Students in this strand are therefore allocated research projects that maximise their skills in key techniques to address this, such as research synthesis (meta-analysis) clinical trial management, drug development, a wide variety of advanced laboratory techniques including histopathology and immuno-histo/cyto chemistry, primary cell culture and culturing cell lines, molecular biology including PCR, Western blotting, qFISH, and microscopy.

Student projects take place in the Department with strong international reputations in the areas related to Obstetrics & Gynaecology and Neonatology.

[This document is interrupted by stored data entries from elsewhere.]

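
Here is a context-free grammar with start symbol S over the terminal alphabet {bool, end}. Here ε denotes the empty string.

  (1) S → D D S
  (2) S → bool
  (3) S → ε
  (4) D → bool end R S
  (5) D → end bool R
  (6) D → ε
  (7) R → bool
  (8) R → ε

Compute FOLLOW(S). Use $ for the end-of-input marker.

{$, bool, end}

FIRST(D) = {ε, bool, end}
FIRST(R) = {ε, bool}
FIRST(S) = {ε, bool, end}  (via D D S)
FOLLOW(S) includes $ since S is the start symbol.
FOLLOW(S): in S→D D S, the suffix after S is empty (adds nothing new); in D→bool end R S, the suffix after S is empty, so FOLLOW(S) ⊇ FOLLOW(D) = {$, bool, end}. Thus FOLLOW(S) = {$, bool, end}.
FOLLOW(D): in S→D D S (occurrence 1), D is followed by D S with FIRST {ε, bool, end}; in S→D D S (occurrence 1), the suffix after D is nullable, so FOLLOW(D) ⊇ FOLLOW(S) = {$, bool, end}; in S→D D S (occurrence 2), D is followed by S with FIRST {ε, bool, end}; in S→D D S (occurrence 2), the suffix after D is nullable, so FOLLOW(D) ⊇ FOLLOW(S) = {$, bool, end}. Thus FOLLOW(D) = {$, bool, end}.
FOLLOW(R): in D→bool end R S, R is followed by S with FIRST {ε, bool, end}; in D→bool end R S, the suffix after R is nullable, so FOLLOW(R) ⊇ FOLLOW(D) = {$, bool, end}; in D→end bool R, the suffix after R is empty, so FOLLOW(R) ⊇ FOLLOW(D) = {$, bool, end}. Thus FOLLOW(R) = {$, bool, end}.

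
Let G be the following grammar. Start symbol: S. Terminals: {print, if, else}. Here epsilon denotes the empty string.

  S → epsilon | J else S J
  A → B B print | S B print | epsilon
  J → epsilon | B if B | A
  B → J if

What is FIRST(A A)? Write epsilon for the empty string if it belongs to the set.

FIRST(S) = {epsilon, else, if}  (via J else S J)
FIRST(A) = {epsilon, else, if}  (via B B print, S B print)
FIRST(J) = {epsilon, else, if}  (via B if B, A)
FIRST(B) = {else, if}  (via J if)
FIRST(A A): take FIRST of each symbol in turn, carrying on past any symbol whose FIRST contains epsilon; result {epsilon, else, if}.

{epsilon, else, if}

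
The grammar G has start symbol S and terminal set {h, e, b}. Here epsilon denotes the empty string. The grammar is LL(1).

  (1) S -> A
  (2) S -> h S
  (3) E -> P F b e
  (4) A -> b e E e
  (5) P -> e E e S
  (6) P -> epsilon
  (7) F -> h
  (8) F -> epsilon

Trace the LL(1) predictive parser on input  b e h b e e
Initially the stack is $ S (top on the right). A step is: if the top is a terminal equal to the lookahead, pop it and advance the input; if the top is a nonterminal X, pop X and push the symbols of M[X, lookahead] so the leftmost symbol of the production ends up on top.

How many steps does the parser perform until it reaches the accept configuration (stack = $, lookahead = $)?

11

step 1: stack=$ S  input=b e h b e e $  — expand S -> A
step 2: stack=$ A  input=b e h b e e $  — expand A -> b e E e
step 3: stack=$ e E e b  input=b e h b e e $  — match b
step 4: stack=$ e E e  input=e h b e e $  — match e
step 5: stack=$ e E  input=h b e e $  — expand E -> P F b e
step 6: stack=$ e e b F P  input=h b e e $  — expand P -> epsilon
step 7: stack=$ e e b F  input=h b e e $  — expand F -> h
step 8: stack=$ e e b h  input=h b e e $  — match h
step 9: stack=$ e e b  input=b e e $  — match b
step 10: stack=$ e e  input=e e $  — match e
step 11: stack=$ e  input=e $  — match e
Accept reached after 11 steps.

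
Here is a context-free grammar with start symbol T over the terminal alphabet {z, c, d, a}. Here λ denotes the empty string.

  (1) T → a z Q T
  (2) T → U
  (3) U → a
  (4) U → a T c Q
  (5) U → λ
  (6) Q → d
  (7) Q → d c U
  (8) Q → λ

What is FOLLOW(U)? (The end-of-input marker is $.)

{$, a, c}

FIRST(U): from U→a we get {a}; from U→a T c Q we get {a}; from U→λ we get {λ}. So FIRST(U) = {λ, a}.
FIRST(Q): from Q→d we get {d}; from Q→d c U we get {d}; from Q→λ we get {λ}. So FIRST(Q) = {λ, d}.
FIRST(T): from T→a z Q T we get {a}; from T→U we get {λ, a}. So FIRST(T) = {λ, a}.
FOLLOW(T) includes $ since T is the start symbol.
FOLLOW(T): in T→a z Q T, the suffix after T is empty (adds nothing new); in U→a T c Q, T is followed by c Q with FIRST {c}. Thus FOLLOW(T) = {$, c}.
FOLLOW(U): in T→U, the suffix after U is empty, so FOLLOW(U) ⊇ FOLLOW(T) = {$, c}; in Q→d c U, the suffix after U is empty, so FOLLOW(U) ⊇ FOLLOW(Q) = {$, a, c}. Thus FOLLOW(U) = {$, a, c}.
FOLLOW(Q): in T→a z Q T, Q is followed by T with FIRST {λ, a}; in T→a z Q T, the suffix after Q is nullable, so FOLLOW(Q) ⊇ FOLLOW(T) = {$, c}; in U→a T c Q, the suffix after Q is empty, so FOLLOW(Q) ⊇ FOLLOW(U) = {$, a, c}. Thus FOLLOW(Q) = {$, a, c}.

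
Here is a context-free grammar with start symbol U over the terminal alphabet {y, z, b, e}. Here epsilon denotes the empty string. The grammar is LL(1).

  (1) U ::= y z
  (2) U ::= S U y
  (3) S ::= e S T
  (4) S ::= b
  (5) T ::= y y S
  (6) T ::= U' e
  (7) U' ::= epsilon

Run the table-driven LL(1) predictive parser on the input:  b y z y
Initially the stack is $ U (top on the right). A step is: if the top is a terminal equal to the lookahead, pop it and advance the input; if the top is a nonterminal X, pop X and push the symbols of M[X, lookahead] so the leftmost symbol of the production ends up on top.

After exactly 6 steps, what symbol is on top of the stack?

step 1: stack=$ U  input=b y z y $  — expand U ::= S U y
step 2: stack=$ y U S  input=b y z y $  — expand S ::= b
step 3: stack=$ y U b  input=b y z y $  — match b
step 4: stack=$ y U  input=y z y $  — expand U ::= y z
step 5: stack=$ y z y  input=y z y $  — match y
step 6: stack=$ y z  input=z y $  — match z
Stack after step 6: $ y (top = y).

y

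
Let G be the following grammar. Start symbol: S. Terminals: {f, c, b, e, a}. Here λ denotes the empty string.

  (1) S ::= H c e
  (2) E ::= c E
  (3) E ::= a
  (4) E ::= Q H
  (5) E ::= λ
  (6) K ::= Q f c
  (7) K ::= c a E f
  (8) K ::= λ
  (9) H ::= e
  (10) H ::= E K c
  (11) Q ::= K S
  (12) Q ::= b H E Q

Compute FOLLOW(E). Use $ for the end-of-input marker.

FIRST(S): from S::=H c e we get {a, b, c, e}. So FIRST(S) = {a, b, c, e}.
FIRST(E): from E::=c E we get {c}; from E::=a we get {a}; from E::=Q H we get {a, b, c, e}; from E::=λ we get {λ}. So FIRST(E) = {λ, a, b, c, e}.
FIRST(K): from K::=Q f c we get {a, b, c, e}; from K::=c a E f we get {c}; from K::=λ we get {λ}. So FIRST(K) = {λ, a, b, c, e}.
FIRST(H): from H::=e we get {e}; from H::=E K c we get {a, b, c, e}. So FIRST(H) = {a, b, c, e}.
FIRST(Q): from Q::=K S we get {a, b, c, e}; from Q::=b H E Q we get {b}. So FIRST(Q) = {a, b, c, e}.
FOLLOW(S) includes $ since S is the start symbol.
FOLLOW(E): in E::=c E, the suffix after E is empty (adds nothing new); in K::=c a E f, E is followed by f with FIRST {f}; in H::=E K c, E is followed by K c with FIRST {a, b, c, e}; in Q::=b H E Q, E is followed by Q with FIRST {a, b, c, e}. Thus FOLLOW(E) = {a, b, c, e, f}.
FOLLOW(K): in H::=E K c, K is followed by c with FIRST {c}; in Q::=K S, K is followed by S with FIRST {a, b, c, e}. Thus FOLLOW(K) = {a, b, c, e}.
FOLLOW(H): in S::=H c e, H is followed by c e with FIRST {c}; in E::=Q H, the suffix after H is empty, so FOLLOW(H) ⊇ FOLLOW(E) = {a, b, c, e, f}; in Q::=b H E Q, H is followed by E Q with FIRST {a, b, c, e}. Thus FOLLOW(H) = {a, b, c, e, f}.
FOLLOW(Q): in E::=Q H, Q is followed by H with FIRST {a, b, c, e}; in K::=Q f c, Q is followed by f c with FIRST {f}; in Q::=b H E Q, the suffix after Q is empty (adds nothing new). Thus FOLLOW(Q) = {a, b, c, e, f}.
FOLLOW(S): in Q::=K S, the suffix after S is empty, so FOLLOW(S) ⊇ FOLLOW(Q) = {a, b, c, e, f}. Thus FOLLOW(S) = {$, a, b, c, e, f}.

{a, b, c, e, f}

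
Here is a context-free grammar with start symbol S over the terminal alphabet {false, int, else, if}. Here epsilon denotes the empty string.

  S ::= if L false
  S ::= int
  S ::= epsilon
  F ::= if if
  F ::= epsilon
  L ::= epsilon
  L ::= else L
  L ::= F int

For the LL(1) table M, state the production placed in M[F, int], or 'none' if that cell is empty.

FIRST(S) = {epsilon, if, int}
FIRST(F) = {epsilon, if}
FIRST(L) = {epsilon, else, if, int}  (via F int)
FOLLOW(S) includes $ since S is the start symbol.
FOLLOW(F): in L::=F int, F is followed by int with FIRST {int}. Thus FOLLOW(F) = {int}.
For F ::= if if: FIRST(if if) = {if}, so it goes in M[F, t] for t ∈ {if}.
For F ::= epsilon: FIRST(epsilon) = {epsilon}, so it goes in M[F, t] for t ∈ {}; since epsilon ∈ FIRST, also for every t ∈ FOLLOW(F) = {int}.

F ::= epsilon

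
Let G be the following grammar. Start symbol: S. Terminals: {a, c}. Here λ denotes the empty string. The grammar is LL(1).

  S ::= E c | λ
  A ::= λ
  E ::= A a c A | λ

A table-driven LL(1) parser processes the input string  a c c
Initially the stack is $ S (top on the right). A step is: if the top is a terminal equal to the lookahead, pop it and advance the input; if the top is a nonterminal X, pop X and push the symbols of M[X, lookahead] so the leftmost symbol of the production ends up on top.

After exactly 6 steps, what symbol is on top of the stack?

c

step 1: stack=$ S  input=a c c $  — expand S ::= E c
step 2: stack=$ c E  input=a c c $  — expand E ::= A a c A
step 3: stack=$ c A c a A  input=a c c $  — expand A ::= λ
step 4: stack=$ c A c a  input=a c c $  — match a
step 5: stack=$ c A c  input=c c $  — match c
step 6: stack=$ c A  input=c $  — expand A ::= λ
Stack after step 6: $ c (top = c).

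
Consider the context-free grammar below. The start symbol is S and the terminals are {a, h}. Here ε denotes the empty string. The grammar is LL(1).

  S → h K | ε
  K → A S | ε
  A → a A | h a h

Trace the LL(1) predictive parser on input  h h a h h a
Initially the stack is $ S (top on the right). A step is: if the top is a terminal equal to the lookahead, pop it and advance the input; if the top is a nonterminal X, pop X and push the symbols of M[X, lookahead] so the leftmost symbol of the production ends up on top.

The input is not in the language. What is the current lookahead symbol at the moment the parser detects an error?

$

step 1: stack=$ S  input=h h a h h a $  — expand S → h K
step 2: stack=$ K h  input=h h a h h a $  — match h
step 3: stack=$ K  input=h a h h a $  — expand K → A S
step 4: stack=$ S A  input=h a h h a $  — expand A → h a h
step 5: stack=$ S h a h  input=h a h h a $  — match h
step 6: stack=$ S h a  input=a h h a $  — match a
step 7: stack=$ S h  input=h h a $  — match h
step 8: stack=$ S  input=h a $  — expand S → h K
step 9: stack=$ K h  input=h a $  — match h
step 10: stack=$ K  input=a $  — expand K → A S
step 11: stack=$ S A  input=a $  — expand A → a A
step 12: stack=$ S A a  input=a $  — match a
step 13: stack=$ S A  input=$  — error: M[A, $] is empty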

Examples of research project areas include: clinical trials in women and in the newborn in areas of pre-term labour, third stage of labour, global maternal health, RCTs in to the long term follow up of post natal growth restriction, neonatal drug development (supervisors; Weeks, Alfirevic, Weindling, Cooke & Turner), uterine physiology and pre-term labour (supervisor: Wray), maternal obesity and misopristol (supervisor; Weeks), Bioinformatics of endometrial disease (Supervisors: Hapangama, Vasieva), endometrial stem cells and endometrial biology (supervisor: Hapangama), telomere biology in endometriosis & endometrial cancer (supervisor: Hapangama).